Barrison thought of this as he drank black coffee. “And that is all you found out?” he demanded suddenly, raising his head.

“Not at all!” responded Tony cheerfully. “I found out that the first news the night clerk had had of Miss Legaye last night was a telephone message from her room at about eleven o’clock.”

“A message? What was it?”

“She said that she had a frightful headache, and that she wanted one of the bell boys to go out to the drug store for her, and get a medicine bottle filled—stuff that she often took when she had trouble about sleeping.”

“And then?”

“And then the boy went upstairs, and got the empty bottle from her. She was wearing a wrapper. He took the bottle out and had it filled. That’s all. It establishes the fact that she was in, and undressed, at eleven.”

Barrison called for the check and paid it; then he still knitted his brows over the thing that troubled him.

“Tony!” he said suddenly.

“Well?”

Could she have gotten upstairs into that hotel without being seen?
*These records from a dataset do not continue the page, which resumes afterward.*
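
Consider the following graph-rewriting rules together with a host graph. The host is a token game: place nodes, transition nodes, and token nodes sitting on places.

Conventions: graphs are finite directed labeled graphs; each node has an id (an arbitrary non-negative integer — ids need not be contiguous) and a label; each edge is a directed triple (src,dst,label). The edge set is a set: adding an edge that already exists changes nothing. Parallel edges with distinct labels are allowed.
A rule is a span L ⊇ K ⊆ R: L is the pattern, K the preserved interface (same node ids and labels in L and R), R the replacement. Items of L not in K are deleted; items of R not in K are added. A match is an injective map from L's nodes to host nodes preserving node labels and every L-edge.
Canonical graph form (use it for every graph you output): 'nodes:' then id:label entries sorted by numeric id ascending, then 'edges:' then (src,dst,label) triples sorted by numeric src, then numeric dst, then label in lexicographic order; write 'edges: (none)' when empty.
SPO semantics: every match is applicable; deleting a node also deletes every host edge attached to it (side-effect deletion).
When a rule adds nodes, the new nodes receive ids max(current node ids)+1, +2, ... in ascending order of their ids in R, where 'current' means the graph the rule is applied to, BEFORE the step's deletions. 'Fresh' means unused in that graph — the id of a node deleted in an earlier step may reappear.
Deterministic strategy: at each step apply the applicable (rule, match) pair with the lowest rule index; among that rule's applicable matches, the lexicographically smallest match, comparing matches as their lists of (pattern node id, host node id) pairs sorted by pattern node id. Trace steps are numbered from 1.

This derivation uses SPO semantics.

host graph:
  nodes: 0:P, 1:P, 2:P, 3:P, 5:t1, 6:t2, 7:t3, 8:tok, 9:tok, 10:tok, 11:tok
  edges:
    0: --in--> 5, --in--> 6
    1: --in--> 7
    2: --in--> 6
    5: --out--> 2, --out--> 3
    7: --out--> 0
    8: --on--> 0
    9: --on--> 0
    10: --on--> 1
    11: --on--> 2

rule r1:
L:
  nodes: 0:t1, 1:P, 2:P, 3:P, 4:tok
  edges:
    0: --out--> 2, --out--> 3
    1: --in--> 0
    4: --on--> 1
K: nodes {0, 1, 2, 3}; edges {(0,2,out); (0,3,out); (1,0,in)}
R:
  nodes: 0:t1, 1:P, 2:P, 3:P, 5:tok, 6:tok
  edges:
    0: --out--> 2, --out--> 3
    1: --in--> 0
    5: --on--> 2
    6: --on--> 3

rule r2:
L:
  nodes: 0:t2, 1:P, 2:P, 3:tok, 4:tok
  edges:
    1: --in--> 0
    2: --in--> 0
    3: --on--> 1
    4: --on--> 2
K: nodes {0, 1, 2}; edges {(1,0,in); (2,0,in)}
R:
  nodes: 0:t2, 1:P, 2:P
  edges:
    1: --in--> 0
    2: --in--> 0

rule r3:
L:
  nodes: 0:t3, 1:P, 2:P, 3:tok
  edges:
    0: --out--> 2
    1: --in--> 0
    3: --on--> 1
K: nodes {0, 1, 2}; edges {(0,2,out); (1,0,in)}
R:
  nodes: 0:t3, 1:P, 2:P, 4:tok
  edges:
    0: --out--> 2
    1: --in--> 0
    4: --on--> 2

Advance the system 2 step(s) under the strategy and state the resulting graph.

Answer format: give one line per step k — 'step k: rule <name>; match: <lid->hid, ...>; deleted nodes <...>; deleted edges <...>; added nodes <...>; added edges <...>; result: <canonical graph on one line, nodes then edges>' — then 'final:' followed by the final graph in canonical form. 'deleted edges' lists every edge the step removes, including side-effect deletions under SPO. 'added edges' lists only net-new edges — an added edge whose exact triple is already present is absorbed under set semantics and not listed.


step 1: rule r1; match: 0->5, 1->0, 2->2, 3->3, 4->8; deleted nodes 8; deleted edges (8,0,on); added nodes 12, 13; added edges (12,2,on); (13,3,on); result: nodes: 0:P, 1:P, 2:P, 3:P, 5:t1, 6:t2, 7:t3, 9:tok, 10:tok, 11:tok, 12:tok, 13:tok edges: (0,5,in); (0,6,in); (1,7,in); (2,6,in); (5,2,out); (5,3,out); (7,0,out); (9,0,on); (10,1,on); (11,2,on); (12,2,on); (13,3,on)
step 2: rule r1; match: 0->5, 1->0, 2->2, 3->3, 4->9; deleted nodes 9; deleted edges (9,0,on); added nodes 14, 15; added edges (14,2,on); (15,3,on); result: nodes: 0:P, 1:P, 2:P, 3:P, 5:t1, 6:t2, 7:t3, 10:tok, 11:tok, 12:tok, 13:tok, 14:tok, 15:tok edges: (0,5,in); (0,6,in); (1,7,in); (2,6,in); (5,2,out); (5,3,out); (7,0,out); (10,1,on); (11,2,on); (12,2,on); (13,3,on); (14,2,on); (15,3,on)
final:
nodes: 0:P, 1:P, 2:P, 3:P, 5:t1, 6:t2, 7:t3, 10:tok, 11:tok, 12:tok, 13:tok, 14:tok, 15:tok
edges: (0,5,in); (0,6,in); (1,7,in); (2,6,in); (5,2,out); (5,3,out); (7,0,out); (10,1,on); (11,2,on); (12,2,on); (13,3,on); (14,2,on); (15,3,on)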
I can’t believe it.”

“Why not?”

“I thought there were maids or guards on every floor.”

“Quite so,” said Tony; “you remind me. There is a maid stationed on every floor of all decent hotels. There was one on every floor of this. But she is human, and therefore she is movable. This one, on Miss Legaye’s floor, was on duty up to twenty minutes to eleven, and she was on duty after eleven had struck. In between she had been called in to settle some newcomer, an old lady who wanted eight hundred and seventy things to which she was not entitled. She was away less than half an hour, but it was during that time that Miss Legaye must have gone to her room.”

Barrison still sat looking at his coffee cup in a troubled way, and Tony suddenly spoke:

“Jim, that’s a cold trail, a dead one. See? Why do you keep tracking back to it? You know, and I know, that there’s nothing doing at that end of the story. What keeps you nosing around it?”

“I can’t tell you, Tony,” said Barrison, low and not too certainly. “It isn’t exactly evidence that keeps me following that trail. It’s——”

“Say!” broke in his subordinate sharply. “Shall I tell you what it is? It’s that woman—it’s Miss Grace Templeton; that’s what it is. You’re dippy about her! And because she’s tipped you that there’s something queer about Miss Legaye, you believe it!”

“I thought you admired Miss Templeton yourself!” said Jim Barrison, rallying his forces.

Tony Clay surveyed him in surprise. “Admired her?” he exclaimed. “Of course I admire her! But that wouldn’t prevent me from doing my bit on a case! I wouldn’t let a thing like that interfere with me professionally!” He spoke most grandiloquently, with a swelling chest.

Jim Barrison looked at him a moment seriously; then his face broke into irrepressible smiles. “Wouldn’t you?” he queried. “Tony, you’ll be a great man one of these days!”